“Weak” health and wellbeing boards could result in the NHS Commissioning Board playing the leading role in driving the performance of GP consortia, the King’s Fund has warned in a report.
The concerns come as evidence has emerged that few primary care trust directors are directly involved in setting up the emerging boards.
The King’s Fund report Accountability in the NHS criticises what it describes as “weaknesses in the accountability arrangements” currently set out in the Health and Social Care Bill, particularly those which relate to health and wellbeing boards and commissioning consortia.
The report argues that the weakness of the boards may result in the NHS Commissioning Board “intervening in the work of consortia to drive performance, undermining the government’s aim of reducing top-down management”.

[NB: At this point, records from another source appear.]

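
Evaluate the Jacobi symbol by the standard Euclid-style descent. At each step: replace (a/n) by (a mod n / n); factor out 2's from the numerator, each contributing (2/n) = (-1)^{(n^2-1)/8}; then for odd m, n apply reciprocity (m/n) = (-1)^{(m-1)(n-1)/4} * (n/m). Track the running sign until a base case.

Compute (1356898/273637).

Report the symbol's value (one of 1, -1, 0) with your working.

(1356898/273637): 1356898 mod 273637 = 262350, so (1356898/273637) = (262350/273637)
factor out 2^1: 262350 = 2^1·131175; with 273637 mod 8 = 5, (2/273637) = -1; sign now -1; continue with (131175/273637)
flip (131175/273637) -> (273637/131175): both odd, 131175 mod 4 = 3, 273637 mod 4 = 1, so the flip contributes +1; sign now -1
(273637/131175): 273637 mod 131175 = 11287, so (273637/131175) = (11287/131175)
flip (11287/131175) -> (131175/11287): both odd, 11287 mod 4 = 3, 131175 mod 4 = 3, so the flip contributes -1; sign now +1
(131175/11287): 131175 mod 11287 = 7018, so (131175/11287) = (7018/11287)
factor out 2^1: 7018 = 2^1·3509; with 11287 mod 8 = 7, (2/11287) = +1; sign now +1; continue with (3509/11287)
flip (3509/11287) -> (11287/3509): both odd, 3509 mod 4 = 1, 11287 mod 4 = 3, so the flip contributes +1; sign now +1
(11287/3509): 11287 mod 3509 = 760, so (11287/3509) = (760/3509)
factor out 2^3: 760 = 2^3·95; with 3509 mod 8 = 5, (2/3509) = -1; sign now -1; continue with (95/3509)
flip (95/3509) -> (3509/95): both odd, 95 mod 4 = 3, 3509 mod 4 = 1, so the flip contributes +1; sign now -1
(3509/95): 3509 mod 95 = 89, so (3509/95) = (89/95)
flip (89/95) -> (95/89): both odd, 89 mod 4 = 1, 95 mod 4 = 3, so the flip contributes +1; sign now -1
(95/89): 95 mod 89 = 6, so (95/89) = (6/89)
factor out 2^1: 6 = 2^1·3; with 89 mod 8 = 1, (2/89) = +1; sign now -1; continue with (3/89)
flip (3/89) -> (89/3): both odd, 3 mod 4 = 3, 89 mod 4 = 1, so the flip contributes +1; sign now -1
(89/3): 89 mod 3 = 2, so (89/3) = (2/3)
factor out 2^1: 2 = 2^1·1; with 3 mod 8 = 3, (2/3) = -1; sign now +1; continue with (1/3)
reached (1/3) = 1, so the symbol is +1

1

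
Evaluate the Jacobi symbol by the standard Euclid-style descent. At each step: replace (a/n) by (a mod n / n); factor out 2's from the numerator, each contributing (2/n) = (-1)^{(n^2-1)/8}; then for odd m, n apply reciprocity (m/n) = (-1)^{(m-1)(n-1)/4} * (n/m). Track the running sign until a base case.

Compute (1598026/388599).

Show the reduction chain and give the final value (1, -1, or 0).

1

(1598026/388599): 1598026 mod 388599 = 43630, so (1598026/388599) = (43630/388599)
factor out 2^1: 43630 = 2^1·21815; with 388599 mod 8 = 7, (2/388599) = +1; sign now +1; continue with (21815/388599)
flip (21815/388599) -> (388599/21815): both odd, 21815 mod 4 = 3, 388599 mod 4 = 3, so the flip contributes -1; sign now -1
(388599/21815): 388599 mod 21815 = 17744, so (388599/21815) = (17744/21815)
factor out 2^4: 17744 = 2^4·1109; with 21815 mod 8 = 7, (2/21815) = +1; sign now -1; continue with (1109/21815)
flip (1109/21815) -> (21815/1109): both odd, 1109 mod 4 = 1, 21815 mod 4 = 3, so the flip contributes +1; sign now -1
(21815/1109): 21815 mod 1109 = 744, so (21815/1109) = (744/1109)
factor out 2^3: 744 = 2^3·93; with 1109 mod 8 = 5, (2/1109) = -1; sign now +1; continue with (93/1109)
flip (93/1109) -> (1109/93): both odd, 93 mod 4 = 1, 1109 mod 4 = 1, so the flip contributes +1; sign now +1
(1109/93): 1109 mod 93 = 86, so (1109/93) = (86/93)
factor out 2^1: 86 = 2^1·43; with 93 mod 8 = 5, (2/93) = -1; sign now -1; continue with (43/93)
flip (43/93) -> (93/43): both odd, 43 mod 4 = 3, 93 mod 4 = 1, so the flip contributes +1; sign now -1
(93/43): 93 mod 43 = 7, so (93/43) = (7/43)
flip (7/43) -> (43/7): both odd, 7 mod 4 = 3, 43 mod 4 = 3, so the flip contributes -1; sign now +1
(43/7): 43 mod 7 = 1, so (43/7) = (1/7)
reached (1/7) = 1, so the symbol is +1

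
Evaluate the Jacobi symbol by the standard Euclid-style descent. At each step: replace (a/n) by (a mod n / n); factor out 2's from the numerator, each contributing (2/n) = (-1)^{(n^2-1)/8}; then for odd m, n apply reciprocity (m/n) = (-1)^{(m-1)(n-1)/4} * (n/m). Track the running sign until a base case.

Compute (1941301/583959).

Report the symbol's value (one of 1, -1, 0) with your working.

(1941301/583959): 1941301 mod 583959 = 189424, so (1941301/583959) = (189424/583959)
factor out 2^4: 189424 = 2^4·11839; with 583959 mod 8 = 7, (2/583959) = +1; sign now +1; continue with (11839/583959)
flip (11839/583959) -> (583959/11839): both odd, 11839 mod 4 = 3, 583959 mod 4 = 3, so the flip contributes -1; sign now -1
(583959/11839): 583959 mod 11839 = 3848, so (583959/11839) = (3848/11839)
factor out 2^3: 3848 = 2^3·481; with 11839 mod 8 = 7, (2/11839) = +1; sign now -1; continue with (481/11839)
flip (481/11839) -> (11839/481): both odd, 481 mod 4 = 1, 11839 mod 4 = 3, so the flip contributes +1; sign now -1
(11839/481): 11839 mod 481 = 295, so (11839/481) = (295/481)
flip (295/481) -> (481/295): both odd, 295 mod 4 = 3, 481 mod 4 = 1, so the flip contributes +1; sign now -1
(481/295): 481 mod 295 = 186, so (481/295) = (186/295)
factor out 2^1: 186 = 2^1·93; with 295 mod 8 = 7, (2/295) = +1; sign now -1; continue with (93/295)
flip (93/295) -> (295/93): both odd, 93 mod 4 = 1, 295 mod 4 = 3, so the flip contributes +1; sign now -1
(295/93): 295 mod 93 = 16, so (295/93) = (16/93)
factor out 2^4: 16 = 2^4·1; with 93 mod 8 = 5, (2/93) = -1; sign now -1; continue with (1/93)
reached (1/93) = 1, so the symbol is -1

-1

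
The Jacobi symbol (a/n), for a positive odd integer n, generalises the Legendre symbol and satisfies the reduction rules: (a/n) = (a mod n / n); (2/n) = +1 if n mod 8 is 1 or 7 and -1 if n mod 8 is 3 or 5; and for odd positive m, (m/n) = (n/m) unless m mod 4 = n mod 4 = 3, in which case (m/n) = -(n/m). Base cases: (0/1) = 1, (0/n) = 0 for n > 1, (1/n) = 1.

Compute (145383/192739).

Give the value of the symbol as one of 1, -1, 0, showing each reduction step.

reciprocity: (145383/192739) = -1·(192739/145383) since 145383 mod 4 = 3, 192739 mod 4 = 3; sign now -1
(192739/145383) = (47356/145383)   [reduce mod 145383]
47356 = 2^2·11839; (2/145383) = +1 since 145383 mod 8 = 7, so (47356/145383) = (+1)^2·(11839/145383); sign now -1
reciprocity: (11839/145383) = -1·(145383/11839) since 11839 mod 4 = 3, 145383 mod 4 = 3; sign now +1
(145383/11839) = (3315/11839)   [reduce mod 11839]
reciprocity: (3315/11839) = -1·(11839/3315) since 3315 mod 4 = 3, 11839 mod 4 = 3; sign now -1
(11839/3315) = (1894/3315)   [reduce mod 3315]
1894 = 2^1·947; (2/3315) = -1 since 3315 mod 8 = 3, so (1894/3315) = (-1)^1·(947/3315); sign now +1
reciprocity: (947/3315) = -1·(3315/947) since 947 mod 4 = 3, 3315 mod 4 = 3; sign now -1
(3315/947) = (474/947)   [reduce mod 947]
474 = 2^1·237; (2/947) = -1 since 947 mod 8 = 3, so (474/947) = (-1)^1·(237/947); sign now +1
reciprocity: (237/947) = +1·(947/237) since 237 mod 4 = 1, 947 mod 4 = 3; sign now +1
(947/237) = (236/237)   [reduce mod 237]
236 = 2^2·59; (2/237) = -1 since 237 mod 8 = 5, so (236/237) = (-1)^2·(59/237); sign now +1
reciprocity: (59/237) = +1·(237/59) since 59 mod 4 = 3, 237 mod 4 = 1; sign now +1
(237/59) = (1/59)   [reduce mod 59]
(1/59) = 1; final value = sign = +1

1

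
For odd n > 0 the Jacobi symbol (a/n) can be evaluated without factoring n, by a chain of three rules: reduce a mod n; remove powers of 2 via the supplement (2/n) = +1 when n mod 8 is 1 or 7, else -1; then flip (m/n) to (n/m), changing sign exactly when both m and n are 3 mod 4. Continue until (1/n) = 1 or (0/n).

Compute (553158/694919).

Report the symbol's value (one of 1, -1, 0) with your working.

-1

553158 = 2^1·276579; (2/694919) = +1 since 694919 mod 8 = 7, so (553158/694919) = (+1)^1·(276579/694919); sign now +1
reciprocity: (276579/694919) = -1·(694919/276579) since 276579 mod 4 = 3, 694919 mod 4 = 3; sign now -1
(694919/276579) = (141761/276579)   [reduce mod 276579]
reciprocity: (141761/276579) = +1·(276579/141761) since 141761 mod 4 = 1, 276579 mod 4 = 3; sign now -1
(276579/141761) = (134818/141761)   [reduce mod 141761]
134818 = 2^1·67409; (2/141761) = +1 since 141761 mod 8 = 1, so (134818/141761) = (+1)^1·(67409/141761); sign now -1
reciprocity: (67409/141761) = +1·(141761/67409) since 67409 mod 4 = 1, 141761 mod 4 = 1; sign now -1
(141761/67409) = (6943/67409)   [reduce mod 67409]
reciprocity: (6943/67409) = +1·(67409/6943) since 6943 mod 4 = 3, 67409 mod 4 = 1; sign now -1
(67409/6943) = (4922/6943)   [reduce mod 6943]
4922 = 2^1·2461; (2/6943) = +1 since 6943 mod 8 = 7, so (4922/6943) = (+1)^1·(2461/6943); sign now -1
reciprocity: (2461/6943) = +1·(6943/2461) since 2461 mod 4 = 1, 6943 mod 4 = 3; sign now -1
(6943/2461) = (2021/2461)   [reduce mod 2461]
reciprocity: (2021/2461) = +1·(2461/2021) since 2021 mod 4 = 1, 2461 mod 4 = 1; sign now -1
(2461/2021) = (440/2021)   [reduce mod 2021]
440 = 2^3·55; (2/2021) = -1 since 2021 mod 8 = 5, so (440/2021) = (-1)^3·(55/2021); sign now +1
reciprocity: (55/2021) = +1·(2021/55) since 55 mod 4 = 3, 2021 mod 4 = 1; sign now +1
(2021/55) = (41/55)   [reduce mod 55]
reciprocity: (41/55) = +1·(55/41) since 41 mod 4 = 1, 55 mod 4 = 3; sign now +1
(55/41) = (14/41)   [reduce mod 41]
14 = 2^1·7; (2/41) = +1 since 41 mod 8 = 1, so (14/41) = (+1)^1·(7/41); sign now +1
reciprocity: (7/41) = +1·(41/7) since 7 mod 4 = 3, 41 mod 4 = 1; sign now +1
(41/7) = (6/7)   [reduce mod 7]
6 = 2^1·3; (2/7) = +1 since 7 mod 8 = 7, so (6/7) = (+1)^1·(3/7); sign now +1
reciprocity: (3/7) = -1·(7/3) since 3 mod 4 = 3, 7 mod 4 = 3; sign now -1
(7/3) = (1/3)   [reduce mod 3]
(1/3) = 1; final value = sign = -1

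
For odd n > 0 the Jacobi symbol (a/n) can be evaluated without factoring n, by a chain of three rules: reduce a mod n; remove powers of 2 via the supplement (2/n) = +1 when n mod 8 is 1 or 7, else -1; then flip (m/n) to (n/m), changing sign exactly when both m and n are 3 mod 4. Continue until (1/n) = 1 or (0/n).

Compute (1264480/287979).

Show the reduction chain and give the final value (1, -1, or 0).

(1264480/287979) = (112564/287979)   [reduce mod 287979]
112564 = 2^2·28141; (2/287979) = -1 since 287979 mod 8 = 3, so (112564/287979) = (-1)^2·(28141/287979); sign now +1
reciprocity: (28141/287979) = +1·(287979/28141) since 28141 mod 4 = 1, 287979 mod 4 = 3; sign now +1
(287979/28141) = (6569/28141)   [reduce mod 28141]
reciprocity: (6569/28141) = +1·(28141/6569) since 6569 mod 4 = 1, 28141 mod 4 = 1; sign now +1
(28141/6569) = (1865/6569)   [reduce mod 6569]
reciprocity: (1865/6569) = +1·(6569/1865) since 1865 mod 4 = 1, 6569 mod 4 = 1; sign now +1
(6569/1865) = (974/1865)   [reduce mod 1865]
974 = 2^1·487; (2/1865) = +1 since 1865 mod 8 = 1, so (974/1865) = (+1)^1·(487/1865); sign now +1
reciprocity: (487/1865) = +1·(1865/487) since 487 mod 4 = 3, 1865 mod 4 = 1; sign now +1
(1865/487) = (404/487)   [reduce mod 487]
404 = 2^2·101; (2/487) = +1 since 487 mod 8 = 7, so (404/487) = (+1)^2·(101/487); sign now +1
reciprocity: (101/487) = +1·(487/101) since 101 mod 4 = 1, 487 mod 4 = 3; sign now +1
(487/101) = (83/101)   [reduce mod 101]
reciprocity: (83/101) = +1·(101/83) since 83 mod 4 = 3, 101 mod 4 = 1; sign now +1
(101/83) = (18/83)   [reduce mod 83]
18 = 2^1·9; (2/83) = -1 since 83 mod 8 = 3, so (18/83) = (-1)^1·(9/83); sign now -1
reciprocity: (9/83) = +1·(83/9) since 9 mod 4 = 1, 83 mod 4 = 3; sign now -1
(83/9) = (2/9)   [reduce mod 9]
2 = 2^1·1; (2/9) = +1 since 9 mod 8 = 1, so (2/9) = (+1)^1·(1/9); sign now -1
(1/9) = 1; final value = sign = -1

-1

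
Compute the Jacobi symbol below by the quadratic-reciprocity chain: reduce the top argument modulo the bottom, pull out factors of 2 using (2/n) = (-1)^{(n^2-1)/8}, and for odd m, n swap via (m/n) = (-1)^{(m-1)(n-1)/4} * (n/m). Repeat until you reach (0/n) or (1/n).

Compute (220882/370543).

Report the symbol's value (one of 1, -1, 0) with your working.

1

factor out 2^1: 220882 = 2^1·110441; with 370543 mod 8 = 7, (2/370543) = +1; sign now +1; continue with (110441/370543)
flip (110441/370543) -> (370543/110441): both odd, 110441 mod 4 = 1, 370543 mod 4 = 3, so the flip contributes +1; sign now +1
(370543/110441): 370543 mod 110441 = 39220, so (370543/110441) = (39220/110441)
factor out 2^2: 39220 = 2^2·9805; with 110441 mod 8 = 1, (2/110441) = +1; sign now +1; continue with (9805/110441)
flip (9805/110441) -> (110441/9805): both odd, 9805 mod 4 = 1, 110441 mod 4 = 1, so the flip contributes +1; sign now +1
(110441/9805): 110441 mod 9805 = 2586, so (110441/9805) = (2586/9805)
factor out 2^1: 2586 = 2^1·1293; with 9805 mod 8 = 5, (2/9805) = -1; sign now -1; continue with (1293/9805)
flip (1293/9805) -> (9805/1293): both odd, 1293 mod 4 = 1, 9805 mod 4 = 1, so the flip contributes +1; sign now -1
(9805/1293): 9805 mod 1293 = 754, so (9805/1293) = (754/1293)
factor out 2^1: 754 = 2^1·377; with 1293 mod 8 = 5, (2/1293) = -1; sign now +1; continue with (377/1293)
flip (377/1293) -> (1293/377): both odd, 377 mod 4 = 1, 1293 mod 4 = 1, so the flip contributes +1; sign now +1
(1293/377): 1293 mod 377 = 162, so (1293/377) = (162/377)
factor out 2^1: 162 = 2^1·81; with 377 mod 8 = 1, (2/377) = +1; sign now +1; continue with (81/377)
flip (81/377) -> (377/81): both odd, 81 mod 4 = 1, 377 mod 4 = 1, so the flip contributes +1; sign now +1
(377/81): 377 mod 81 = 53, so (377/81) = (53/81)
flip (53/81) -> (81/53): both odd, 53 mod 4 = 1, 81 mod 4 = 1, so the flip contributes +1; sign now +1
(81/53): 81 mod 53 = 28, so (81/53) = (28/53)
factor out 2^2: 28 = 2^2·7; with 53 mod 8 = 5, (2/53) = -1; sign now +1; continue with (7/53)
flip (7/53) -> (53/7): both odd, 7 mod 4 = 3, 53 mod 4 = 1, so the flip contributes +1; sign now +1
(53/7): 53 mod 7 = 4, so (53/7) = (4/7)
factor out 2^2: 4 = 2^2·1; with 7 mod 8 = 7, (2/7) = +1; sign now +1; continue with (1/7)
reached (1/7) = 1, so the symbol is +1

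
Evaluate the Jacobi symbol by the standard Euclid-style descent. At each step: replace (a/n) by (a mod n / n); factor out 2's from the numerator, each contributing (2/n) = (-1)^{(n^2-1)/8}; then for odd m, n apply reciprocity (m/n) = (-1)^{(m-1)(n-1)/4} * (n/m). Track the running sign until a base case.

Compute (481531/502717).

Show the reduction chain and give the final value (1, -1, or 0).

-1

flip (481531/502717) -> (502717/481531): both odd, 481531 mod 4 = 3, 502717 mod 4 = 1, so the flip contributes +1; sign now +1
(502717/481531): 502717 mod 481531 = 21186, so (502717/481531) = (21186/481531)
factor out 2^1: 21186 = 2^1·10593; with 481531 mod 8 = 3, (2/481531) = -1; sign now -1; continue with (10593/481531)
flip (10593/481531) -> (481531/10593): both odd, 10593 mod 4 = 1, 481531 mod 4 = 3, so the flip contributes +1; sign now -1
(481531/10593): 481531 mod 10593 = 4846, so (481531/10593) = (4846/10593)
factor out 2^1: 4846 = 2^1·2423; with 10593 mod 8 = 1, (2/10593) = +1; sign now -1; continue with (2423/10593)
flip (2423/10593) -> (10593/2423): both odd, 2423 mod 4 = 3, 10593 mod 4 = 1, so the flip contributes +1; sign now -1
(10593/2423): 10593 mod 2423 = 901, so (10593/2423) = (901/2423)
flip (901/2423) -> (2423/901): both odd, 901 mod 4 = 1, 2423 mod 4 = 3, so the flip contributes +1; sign now -1
(2423/901): 2423 mod 901 = 621, so (2423/901) = (621/901)
flip (621/901) -> (901/621): both odd, 621 mod 4 = 1, 901 mod 4 = 1, so the flip contributes +1; sign now -1
(901/621): 901 mod 621 = 280, so (901/621) = (280/621)
factor out 2^3: 280 = 2^3·35; with 621 mod 8 = 5, (2/621) = -1; sign now +1; continue with (35/621)
flip (35/621) -> (621/35): both odd, 35 mod 4 = 3, 621 mod 4 = 1, so the flip contributes +1; sign now +1
(621/35): 621 mod 35 = 26, so (621/35) = (26/35)
factor out 2^1: 26 = 2^1·13; with 35 mod 8 = 3, (2/35) = -1; sign now -1; continue with (13/35)
flip (13/35) -> (35/13): both odd, 13 mod 4 = 1, 35 mod 4 = 3, so the flip contributes +1; sign now -1
(35/13): 35 mod 13 = 9, so (35/13) = (9/13)
flip (9/13) -> (13/9): both odd, 9 mod 4 = 1, 13 mod 4 = 1, so the flip contributes +1; sign now -1
(13/9): 13 mod 9 = 4, so (13/9) = (4/9)
factor out 2^2: 4 = 2^2·1; with 9 mod 8 = 1, (2/9) = +1; sign now -1; continue with (1/9)
reached (1/9) = 1, so the symbol is -1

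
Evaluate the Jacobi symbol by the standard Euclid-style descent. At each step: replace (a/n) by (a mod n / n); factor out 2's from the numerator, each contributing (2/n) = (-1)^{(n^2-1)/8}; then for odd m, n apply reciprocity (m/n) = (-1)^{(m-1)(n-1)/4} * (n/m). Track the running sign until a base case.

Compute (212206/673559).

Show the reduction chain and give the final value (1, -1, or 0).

-1

factor out 2^1: 212206 = 2^1·106103; with 673559 mod 8 = 7, (2/673559) = +1; sign now +1; continue with (106103/673559)
flip (106103/673559) -> (673559/106103): both odd, 106103 mod 4 = 3, 673559 mod 4 = 3, so the flip contributes -1; sign now -1
(673559/106103): 673559 mod 106103 = 36941, so (673559/106103) = (36941/106103)
flip (36941/106103) -> (106103/36941): both odd, 36941 mod 4 = 1, 106103 mod 4 = 3, so the flip contributes +1; sign now -1
(106103/36941): 106103 mod 36941 = 32221, so (106103/36941) = (32221/36941)
flip (32221/36941) -> (36941/32221): both odd, 32221 mod 4 = 1, 36941 mod 4 = 1, so the flip contributes +1; sign now -1
(36941/32221): 36941 mod 32221 = 4720, so (36941/32221) = (4720/32221)
factor out 2^4: 4720 = 2^4·295; with 32221 mod 8 = 5, (2/32221) = -1; sign now -1; continue with (295/32221)
flip (295/32221) -> (32221/295): both odd, 295 mod 4 = 3, 32221 mod 4 = 1, so the flip contributes +1; sign now -1
(32221/295): 32221 mod 295 = 66, so (32221/295) = (66/295)
factor out 2^1: 66 = 2^1·33; with 295 mod 8 = 7, (2/295) = +1; sign now -1; continue with (33/295)
flip (33/295) -> (295/33): both odd, 33 mod 4 = 1, 295 mod 4 = 3, so the flip contributes +1; sign now -1
(295/33): 295 mod 33 = 31, so (295/33) = (31/33)
flip (31/33) -> (33/31): both odd, 31 mod 4 = 3, 33 mod 4 = 1, so the flip contributes +1; sign now -1
(33/31): 33 mod 31 = 2, so (33/31) = (2/31)
factor out 2^1: 2 = 2^1·1; with 31 mod 8 = 7, (2/31) = +1; sign now -1; continue with (1/31)
reached (1/31) = 1, so the symbol is -1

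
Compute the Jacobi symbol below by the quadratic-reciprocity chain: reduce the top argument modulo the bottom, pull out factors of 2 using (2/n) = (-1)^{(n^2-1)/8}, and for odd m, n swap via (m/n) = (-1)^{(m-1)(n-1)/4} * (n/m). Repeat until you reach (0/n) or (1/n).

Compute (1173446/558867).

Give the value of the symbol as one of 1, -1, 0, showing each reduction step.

(1173446/558867) = (55712/558867)   [reduce mod 558867]
55712 = 2^5·1741; (2/558867) = -1 since 558867 mod 8 = 3, so (55712/558867) = (-1)^5·(1741/558867); sign now -1
reciprocity: (1741/558867) = +1·(558867/1741) since 1741 mod 4 = 1, 558867 mod 4 = 3; sign now -1
(558867/1741) = (6/1741)   [reduce mod 1741]
6 = 2^1·3; (2/1741) = -1 since 1741 mod 8 = 5, so (6/1741) = (-1)^1·(3/1741); sign now +1
reciprocity: (3/1741) = +1·(1741/3) since 3 mod 4 = 3, 1741 mod 4 = 1; sign now +1
(1741/3) = (1/3)   [reduce mod 3]
(1/3) = 1; final value = sign = +1

1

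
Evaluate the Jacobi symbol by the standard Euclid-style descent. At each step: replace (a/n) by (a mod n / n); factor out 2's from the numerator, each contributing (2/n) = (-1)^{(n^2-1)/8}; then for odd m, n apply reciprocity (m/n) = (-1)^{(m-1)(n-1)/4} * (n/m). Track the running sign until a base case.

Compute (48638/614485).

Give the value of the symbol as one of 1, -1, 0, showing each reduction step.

factor out 2^1: 48638 = 2^1·24319; with 614485 mod 8 = 5, (2/614485) = -1; sign now -1; continue with (24319/614485)
flip (24319/614485) -> (614485/24319): both odd, 24319 mod 4 = 3, 614485 mod 4 = 1, so the flip contributes +1; sign now -1
(614485/24319): 614485 mod 24319 = 6510, so (614485/24319) = (6510/24319)
factor out 2^1: 6510 = 2^1·3255; with 24319 mod 8 = 7, (2/24319) = +1; sign now -1; continue with (3255/24319)
flip (3255/24319) -> (24319/3255): both odd, 3255 mod 4 = 3, 24319 mod 4 = 3, so the flip contributes -1; sign now +1
(24319/3255): 24319 mod 3255 = 1534, so (24319/3255) = (1534/3255)
factor out 2^1: 1534 = 2^1·767; with 3255 mod 8 = 7, (2/3255) = +1; sign now +1; continue with (767/3255)
flip (767/3255) -> (3255/767): both odd, 767 mod 4 = 3, 3255 mod 4 = 3, so the flip contributes -1; sign now -1
(3255/767): 3255 mod 767 = 187, so (3255/767) = (187/767)
flip (187/767) -> (767/187): both odd, 187 mod 4 = 3, 767 mod 4 = 3, so the flip contributes -1; sign now +1
(767/187): 767 mod 187 = 19, so (767/187) = (19/187)
flip (19/187) -> (187/19): both odd, 19 mod 4 = 3, 187 mod 4 = 3, so the flip contributes -1; sign now -1
(187/19): 187 mod 19 = 16, so (187/19) = (16/19)
factor out 2^4: 16 = 2^4·1; with 19 mod 8 = 3, (2/19) = -1; sign now -1; continue with (1/19)
reached (1/19) = 1, so the symbol is -1

-1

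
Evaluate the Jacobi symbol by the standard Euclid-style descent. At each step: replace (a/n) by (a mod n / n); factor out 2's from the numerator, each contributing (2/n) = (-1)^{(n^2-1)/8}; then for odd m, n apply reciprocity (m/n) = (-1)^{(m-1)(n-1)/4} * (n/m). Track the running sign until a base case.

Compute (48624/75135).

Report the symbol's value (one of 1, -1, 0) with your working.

factor out 2^4: 48624 = 2^4·3039; with 75135 mod 8 = 7, (2/75135) = +1; sign now +1; continue with (3039/75135)
flip (3039/75135) -> (75135/3039): both odd, 3039 mod 4 = 3, 75135 mod 4 = 3, so the flip contributes -1; sign now -1
(75135/3039): 75135 mod 3039 = 2199, so (75135/3039) = (2199/3039)
flip (2199/3039) -> (3039/2199): both odd, 2199 mod 4 = 3, 3039 mod 4 = 3, so the flip contributes -1; sign now +1
(3039/2199): 3039 mod 2199 = 840, so (3039/2199) = (840/2199)
factor out 2^3: 840 = 2^3·105; with 2199 mod 8 = 7, (2/2199) = +1; sign now +1; continue with (105/2199)
flip (105/2199) -> (2199/105): both odd, 105 mod 4 = 1, 2199 mod 4 = 3, so the flip contributes +1; sign now +1
(2199/105): 2199 mod 105 = 99, so (2199/105) = (99/105)
flip (99/105) -> (105/99): both odd, 99 mod 4 = 3, 105 mod 4 = 1, so the flip contributes +1; sign now +1
(105/99): 105 mod 99 = 6, so (105/99) = (6/99)
factor out 2^1: 6 = 2^1·3; with 99 mod 8 = 3, (2/99) = -1; sign now -1; continue with (3/99)
flip (3/99) -> (99/3): both odd, 3 mod 4 = 3, 99 mod 4 = 3, so the flip contributes -1; sign now +1
(99/3): 99 mod 3 = 0, so (99/3) = (0/3)
reached (0/3); gcd(a, n) > 1, so (0/3) = 0 and the symbol is 0

0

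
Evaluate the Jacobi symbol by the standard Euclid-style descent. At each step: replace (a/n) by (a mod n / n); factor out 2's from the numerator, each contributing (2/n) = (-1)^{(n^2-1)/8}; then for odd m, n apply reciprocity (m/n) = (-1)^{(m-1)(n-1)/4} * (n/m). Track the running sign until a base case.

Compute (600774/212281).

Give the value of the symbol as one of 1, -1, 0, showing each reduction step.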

The report adds: “Furthermore, if health and wellbeing boards lack (or are perceived to lack) any real influence, they may face significant difficulties in attracting a sufficiently experienced and authoritative membership.”
A benchmarking exercise on the development of health and wellbeing boards in 46 council areas, carried out in March and April by consultancy firm Cordis Bright, found a quarter already had a full shadow board in place.
A further half expected to have one by September – six months before the government’s April 2012 target.
However, fewer than half of the emergent health and well-being boards had a primary care trust chief executive or chair, or local authority chief executive, currently sitting on them.
Although the Health Bill does not stipulate these roles should be represented on boards – unlike directors of public health, for example – it does call on councils to appoint anybody they think “appropriate”.
But Association of Directors of Public Health chief executive Nicola Close warned that in a small number of areas even directors of public health had yet to be included on the boards.
She said: “Public health professional expertise is vital to get this right.”